No, no es el título de una nueva película. Y sí, sí podría ser un titular de prensa referido a Grecia o a cualquiera de los países – de Europa o más allá— que no pueden encontrar la salida del laberinto sistémico.
Hace ahora medio siglo que el escritor Joseph Heller escribió una de las mejores novelas de las últimas décadas:
Catch 22–
Trampa 22, publicada en 1961. El capitán John Yossarian, oficial de bombardero en el ficticio Escuadrón 256 del Ejército del Aire estadounidense, en el frente italiano de la Segunda Guerra Mundial, no resiste más la tensión de saberse muerto en cualquier momento. Decide declararse loco para salir de esta situación. Pero existe una regla 22 en esa fuerza aérea: “cualquiera que solicite escapar de los mortales combates está cuerdo… y si alguien quiere continuar luchando está loco…”
Sean bienvenidos pues a situaciones de locos de donde no es posible salir en virtud de la Trampa 22. Para que la economía crezca se contrae el crédito a particulares y empresas, que pueden perder lo hipotecado y ser aún deudores. Necesitamos inversiones, pero no las estimulamos. Los Estados salvan en última instancia a financieros incompetentes y nada éticos, que ponen después contra las cuerdas a instituciones y ciudadanos. Países con elevada protección social y altos niveles salariales han de competir en la misma liga con otros donde las remuneraciones al trabajo son ínfimas y los servicios sociales casi inexistentes. ¿Cómo es que los ciudadanos aceptan tales, enloquecedoras, reglas de juego? ¿Cómo es que se creen cómplices –y no súbditos-- de ese sistema y la situación por él creada?
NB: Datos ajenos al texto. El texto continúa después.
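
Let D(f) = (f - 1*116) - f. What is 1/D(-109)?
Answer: -1/116 ≈ -0.0086207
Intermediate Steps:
D(f) = -116 (D(f) = (f - 116) - f = (-116 + f) - f = -116)
1/D(-109) = 1/(-116) = -1/116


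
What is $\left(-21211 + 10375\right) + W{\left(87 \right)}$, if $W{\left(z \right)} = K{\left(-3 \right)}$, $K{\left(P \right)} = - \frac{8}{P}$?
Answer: $- \frac{32500}{3} \approx -10833.0$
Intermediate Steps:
$W{\left(z \right)} = \frac{8}{3}$ ($W{\left(z \right)} = - \frac{8}{-3} = \left(-8\right) \left(- \frac{1}{3}\right) = \frac{8}{3}$)
$\left(-21211 + 10375\right) + W{\left(87 \right)} = \left(-21211 + 10375\right) + \frac{8}{3} = -10836 + \frac{8}{3} = - \frac{32500}{3}$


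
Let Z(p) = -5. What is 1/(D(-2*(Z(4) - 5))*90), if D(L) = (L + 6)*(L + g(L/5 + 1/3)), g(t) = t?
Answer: 1/56940 ≈ 1.7562e-5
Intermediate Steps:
D(L) = (6 + L)*(⅓ + 6*L/5) (D(L) = (L + 6)*(L + (L/5 + 1/3)) = (6 + L)*(L + (L*(⅕) + 1*(⅓))) = (6 + L)*(L + (L/5 + ⅓)) = (6 + L)*(L + (⅓ + L/5)) = (6 + L)*(⅓ + 6*L/5))
1/(D(-2*(Z(4) - 5))*90) = 1/((2 + 6*(-2*(-5 - 5))²/5 + 113*(-2*(-5 - 5))/15)*90) = 1/((2 + 6*(-2*(-10))²/5 + 113*(-2*(-10))/15)*90) = 1/((2 + (6/5)*20² + (113/15)*20)*90) = 1/((2 + (6/5)*400 + 452/3)*90) = 1/((2 + 480 + 452/3)*90) = 1/((1898/3)*90) = 1/56940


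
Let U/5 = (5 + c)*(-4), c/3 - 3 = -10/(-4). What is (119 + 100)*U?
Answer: -94170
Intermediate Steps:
c = 33/2 (c = 9 + 3*(-10/(-4)) = 9 + 3*(-10*(-1)/4) = 9 + 3*(-5*(-½)) = 9 + 3*(5/2) = 9 + 15/2 = 33/2 ≈ 16.500)
U = -430 (U = 5*((5 + 33/2)*(-4)) = 5*((43/2)*(-4)) = 5*(-86) = -430)
(119 + 100)*U = (119 + 100)*(-430) = 219*(-430) = -94170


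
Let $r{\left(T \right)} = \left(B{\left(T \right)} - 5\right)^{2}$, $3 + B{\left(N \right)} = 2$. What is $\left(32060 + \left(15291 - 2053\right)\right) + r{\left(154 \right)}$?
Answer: $45334$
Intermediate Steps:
$B{\left(N \right)} = -1$ ($B{\left(N \right)} = -3 + 2 = -1$)
$r{\left(T \right)} = 36$ ($r{\left(T \right)} = \left(-1 - 5\right)^{2} = \left(-6\right)^{2} = 36$)
$\left(32060 + \left(15291 - 2053\right)\right) + r{\left(154 \right)} = \left(32060 + \left(15291 - 2053\right)\right) + 36 = \left(32060 + 13238\right) + 36 = 45298 + 36 = 45334$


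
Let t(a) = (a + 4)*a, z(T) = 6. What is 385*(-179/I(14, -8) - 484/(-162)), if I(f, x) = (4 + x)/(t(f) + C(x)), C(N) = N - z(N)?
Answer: 664458025/162 ≈ 4.1016e+6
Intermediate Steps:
t(a) = a*(4 + a) (t(a) = (4 + a)*a = a*(4 + a))
C(N) = -6 + N (C(N) = N - 1*6 = N - 6 = -6 + N)
I(f, x) = (4 + x)/(-6 + x + f*(4 + f)) (I(f, x) = (4 + x)/(f*(4 + f) + (-6 + x)) = (4 + x)/(-6 + x + f*(4 + f)))
385*(-179/I(14, -8) - 484/(-162)) = 385*(-179*(-6 - 8 + 14*(4 + 14))/(4 - 8) - 484/(-162)) = 385*(-179/(-4/(-6 - 8 + 14*18)) - 484*(-1/162)) = 385*(-179/(-4/(-6 - 8 + 252)) + 242/81) = 385*(-179/(-4/238) + 242/81) = 385*(-179/((1/238)*(-4)) + 242/81) = 385*(-179/(-2/119) + 242/81) = 385*(-179*(-119/2) + 242/81) = 385*(21301/2 + 242/81) = 385*(1725865/162) = 664458025/162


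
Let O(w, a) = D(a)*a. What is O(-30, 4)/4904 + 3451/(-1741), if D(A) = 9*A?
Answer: -2084125/1067233 ≈ -1.9528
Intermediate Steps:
O(w, a) = 9*a² (O(w, a) = (9*a)*a = 9*a²)
O(-30, 4)/4904 + 3451/(-1741) = (9*4²)/4904 + 3451/(-1741) = (9*16)*(1/4904) + 3451*(-1/1741) = 144*(1/4904) - 3451/1741 = 18/613 - 3451/1741 = -2084125/1067233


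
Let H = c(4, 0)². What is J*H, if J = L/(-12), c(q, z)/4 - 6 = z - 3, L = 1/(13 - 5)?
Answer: -3/2 ≈ -1.5000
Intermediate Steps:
L = ⅛ (L = 1/8 = ⅛ ≈ 0.12500)
c(q, z) = 12 + 4*z (c(q, z) = 24 + 4*(z - 3) = 24 + 4*(-3 + z) = 24 + (-12 + 4*z) = 12 + 4*z)
J = -1/96 (J = (⅛)/(-12) = (⅛)*(-1/12) = -1/96 ≈ -0.010417)
H = 144 (H = (12 + 4*0)² = (12 + 0)² = 12² = 144)
J*H = -1/96*144 = -3/2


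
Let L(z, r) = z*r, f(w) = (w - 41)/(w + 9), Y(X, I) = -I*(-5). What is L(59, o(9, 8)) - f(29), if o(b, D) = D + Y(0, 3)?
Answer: 25789/19 ≈ 1357.3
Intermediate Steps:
Y(X, I) = 5*I (Y(X, I) = -(-5)*I = 5*I)
f(w) = (-41 + w)/(9 + w)
o(b, D) = 15 + D (o(b, D) = D + 5*3 = D + 15 = 15 + D)
L(z, r) = r*z
L(59, o(9, 8)) - f(29) = (15 + 8)*59 - (-41 + 29)/(9 + 29) = 23*59 - (-12)/38 = 1357 - (-12)/38 = 1357 - 1*(-6/19) = 1357 + 6/19 = 25789/19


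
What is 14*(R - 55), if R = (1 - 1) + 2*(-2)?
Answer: -826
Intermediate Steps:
R = -4 (R = 0 - 4 = -4)
14*(R - 55) = 14*(-4 - 55) = 14*(-59) = -826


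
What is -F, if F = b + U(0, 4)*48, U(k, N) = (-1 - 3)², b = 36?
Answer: -804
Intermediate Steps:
U(k, N) = 16 (U(k, N) = (-4)² = 16)
F = 804 (F = 36 + 16*48 = 36 + 768 = 804)
-F = -1*804 = -804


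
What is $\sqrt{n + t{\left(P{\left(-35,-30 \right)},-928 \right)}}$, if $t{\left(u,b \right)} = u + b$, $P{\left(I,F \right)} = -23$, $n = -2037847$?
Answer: $i \sqrt{2038798} \approx 1427.9 i$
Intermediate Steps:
$t{\left(u,b \right)} = b + u$
$\sqrt{n + t{\left(P{\left(-35,-30 \right)},-928 \right)}} = \sqrt{-2037847 - 951} = \sqrt{-2038798} = i \sqrt{2038798}$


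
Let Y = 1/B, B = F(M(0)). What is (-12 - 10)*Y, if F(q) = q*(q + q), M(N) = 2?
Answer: -11/4 ≈ -2.7500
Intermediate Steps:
F(q) = 2*q² (F(q) = q*(2*q) = 2*q²)
B = 8 (B = 2*2² = 2*4 = 8)
Y = ⅛ (Y = 1/8 = ⅛ ≈ 0.12500)
(-12 - 10)*Y = (-12 - 10)*(⅛) = -22*⅛ = -11/4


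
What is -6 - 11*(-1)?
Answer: 5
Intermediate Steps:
-6 - 11*(-1) = -6 + 11 = 5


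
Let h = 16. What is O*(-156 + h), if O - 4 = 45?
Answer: -6860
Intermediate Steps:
O = 49 (O = 4 + 45 = 49)
O*(-156 + h) = 49*(-156 + 16) = 49*(-140) = -6860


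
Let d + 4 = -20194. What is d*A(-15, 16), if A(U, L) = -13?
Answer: 262574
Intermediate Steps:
d = -20198 (d = -4 - 20194 = -20198)
d*A(-15, 16) = -20198*(-13) = 262574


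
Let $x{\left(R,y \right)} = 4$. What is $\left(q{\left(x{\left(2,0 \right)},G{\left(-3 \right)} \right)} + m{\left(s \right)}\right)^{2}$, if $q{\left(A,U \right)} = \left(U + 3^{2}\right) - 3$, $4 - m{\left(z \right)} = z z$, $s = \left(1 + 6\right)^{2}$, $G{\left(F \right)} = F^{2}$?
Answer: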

Decía Ortega y Gasset que “yo soy yo y mi circunstancia, y si no la salvo a ella no me salvo yo” (Meditaciones del Quijote, 1914) y tal parece que esta reflexión esté creciendo entre [los ciudadanos en estos momentos. La sociedad civil ha de organizarse. La solución a la crisis –digámoslo claro, a la enorme depresión económica que se nos viene encima— requiere participación. El rumbo y las singladuras no pueden dejarse sólo a autoproclamados timoneles, los mismos que nos llevaron al arrecife.
La globalización por fuera y “un sueño de noche de verano” (de despreocupación y despilfarro de oportunidades) por dentro nos han dejado casi inermes en una posición donde el conocimiento y los buenos criterios han de ser la clave. Hemos pasado de la absurda creencia en un crecimiento material ilimitado --a costa del medio ambiente, de países menos desarrollados y de ceguera ante casos extremos de pobreza e injusticia-- a encontrarnos al borde del abismo, sin apenas recursos políticos y culturales para hallar nuevos horizontes.
Pero quizá no necesitemos seguir la regla de la Trampa 22. Al final de la obra de Heller, el capitán Yossarian logra escapar… para buscar otras soluciones a las paradojas que el propio sistema había creado.